Koto Izakaya offered several choices of specialty sushi rolls in addition to the usual rolls and maki. From what I remember, there were rolls that I came close to ordering but ended up having to choose an alternative because there was something spicy in many of them (I don’t eat spicy). Satisfying my sushi craving that evening took an order of Victorian Roll ($6.99), Negihama Maki ($4.25), and my new favourite, Salmon on the Beach Roll ($10.99).
The Victorian Roll consisted of yam tempura wrapped with avocado; nothing innovative, simply a vegetarian-friendly roll showered with sesame and sauce. If you are hungry and are seeking to fill yourself up by spending as less money as possible, this is the one. I realized finishing 8 pieces of sushi with yam alone is actually quite the challenge.
The Salmon on the Beach Roll was definitely a new experience for me. Featuring fresh Atlantic salmon topped over avocado roll, baked in a firey mayo sauce, garnished with green onion and masago, the part that made this dish extremely filling was their “firey mayo sauce”. This is the exact same topping you receive on top of baked oyster motoyaki at other Japanese restaurants. An interesting part about this roll was that the atlantic salmon stretched across two pieces of sushi at a time, so don’t worry about fitting the whole thing in your mouth.

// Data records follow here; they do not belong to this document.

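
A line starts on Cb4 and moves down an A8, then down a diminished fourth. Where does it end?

Down an augmented octave from Cb4: Cbb3 (13 semitones down).
Cbb3 down a diminished fourth → Gb2 (4 semitones).

Gb2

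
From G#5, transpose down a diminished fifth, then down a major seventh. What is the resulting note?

D#4

A diminished fifth down from G#5 is C##5.
C##5 down a major seventh → D#4 (11 semitones).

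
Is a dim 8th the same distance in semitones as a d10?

11 semitones (diminished octave) vs 14 semitones (diminished tenth): not equal.

No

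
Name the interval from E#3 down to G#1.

major 13th

Descending from E#3 to G#1 is the same interval as ascending G#1 to E#3.
G to E spans six letter names (G-A-B-C-D-E), plus an octave, so the interval is some kind of thirteenth.
G#1 to E#3 is 21 semitones, matching the major thirteenth exactly, so the quality is major.
(Equivalently, a compound major sixth: a major sixth plus an octave.)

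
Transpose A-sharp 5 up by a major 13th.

Counting six letter names plus an octave up from A lands on F.
Moving 21 semitones up from A#5 (the size of a major thirteenth) reaches F##7.

F-double-sharp 7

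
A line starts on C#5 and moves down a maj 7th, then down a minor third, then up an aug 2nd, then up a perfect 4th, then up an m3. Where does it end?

A major seventh down from C#5 is D4.
Down a minor third from D4: B3 (3 semitones down).
B3 up an augmented second → C##4 (3 semitones).
C##4 up a perfect fourth → F##4 (5 semitones).
A minor third up from F##4 is A#4.

A#4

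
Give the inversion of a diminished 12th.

First reduce the compound diminished twelfth to its simple form, a diminished fifth.
Interval numbers invert to sum to nine: 5 + 4 = 9, so a fifth inverts to a fourth.
And diminished becomes augmented under inversion, so we get an augmented fourth.

augmented fourth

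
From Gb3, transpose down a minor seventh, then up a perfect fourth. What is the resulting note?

A minor seventh down from Gb3 is Ab2.
Ab2 up a perfect fourth → Db3 (5 semitones).

Db3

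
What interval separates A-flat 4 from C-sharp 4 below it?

Descending from Ab4 to C#4 is the same interval as ascending C#4 to Ab4.
C to A spans six letter names (C-D-E-F-G-A) — that makes it a sixth of some quality.
The major sixth is 9 semitones; here we have 7, two semitones narrower: diminished.

diminished sixth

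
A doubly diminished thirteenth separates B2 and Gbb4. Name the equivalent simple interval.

Each octave removed subtracts seven from the number: 13 − 7 = 6.
So a doubly diminished thirteenth is an octave plus a doubly diminished sixth. The quality is unchanged.

doubly diminished 6th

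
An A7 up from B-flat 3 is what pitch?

The seventh takes the letter from B up to A.
An augmented seventh is 12 semitones; 12 semitones up from Bb3 gives A#4.

A-sharp 4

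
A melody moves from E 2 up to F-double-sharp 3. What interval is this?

augmented ninth

E to F spans two letter names (E-F), plus an octave: a ninth.
A major ninth would be 14 semitones; E2 to F##3 is 15, one semitone wider, so the interval is augmented.
(Equivalently, a compound augmented second: an augmented second plus an octave.)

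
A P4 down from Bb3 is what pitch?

Four letter names down from B: F.
A perfect fourth spans 5 semitones, so from Bb3 the target pitch is F3.

F3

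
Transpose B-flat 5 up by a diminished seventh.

A-double-flat 6

The seventh takes the letter from B up to A.
Moving 9 semitones up from Bb5 (the size of a diminished seventh) reaches Abb6.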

Meynard ordered the Old Fashion Dynamite Roll ($7.25) in addition to his not-so-satisfactory miso beef ramen: two pieces of prawn tempura wrapped with avocado, topped with masago, mayonnaise and unagi sauce. Why this particular dynamite roll is “old-fashioned”, I do not know; an educated guess would probably be the difference in quantity of prawn tempura. As I was busy stuffing myself with the Victorian Roll, I didn’t taste this one because of its strikingly similar contents. I would assume this one to taste the same as well though (not bad).
Koto had my usual favourite, negitoro maki (chopped tuna and green onion) but I decided to be fancy and order a Negihama Maki instead. As expected with the pricing, the cheapest roll of the night did not fail nor exceed any expectations. Looking back at the picture, some of the maki were stuffed with more green onion than fish. I would even argue that the roll was again, a little pricey, because I know of other Japanese places that offer negi____ maki for a cheaper price.
Food apart, the service was good, with no excessive arm-waving to flag anyone down for tea or what not. Our server in particular was friendly and approachable. The restaurant itself, as mentioned earlier, is small and quite cramped, so this is definitely a no-go if you have a large party. We were seated at one of the handful of booths, near the fluorescently-lit fridge filled with alcoholic beverages and glass-bottled Coca Cola. Side note: there is also limited seating at the bar. I visited Koto at an early dinner time, so I am a little doubtful about customers and waitresses manoeuvring around the tight aisles, as with the quality of service later on in the evening.
Despite my mixed reviews on certain dishes, I will definitely keep this little restaurant in my mind, especially if I am ever in need of “sushi therapy” near home. After all, more than one visit will be required to try other items on the menu, right?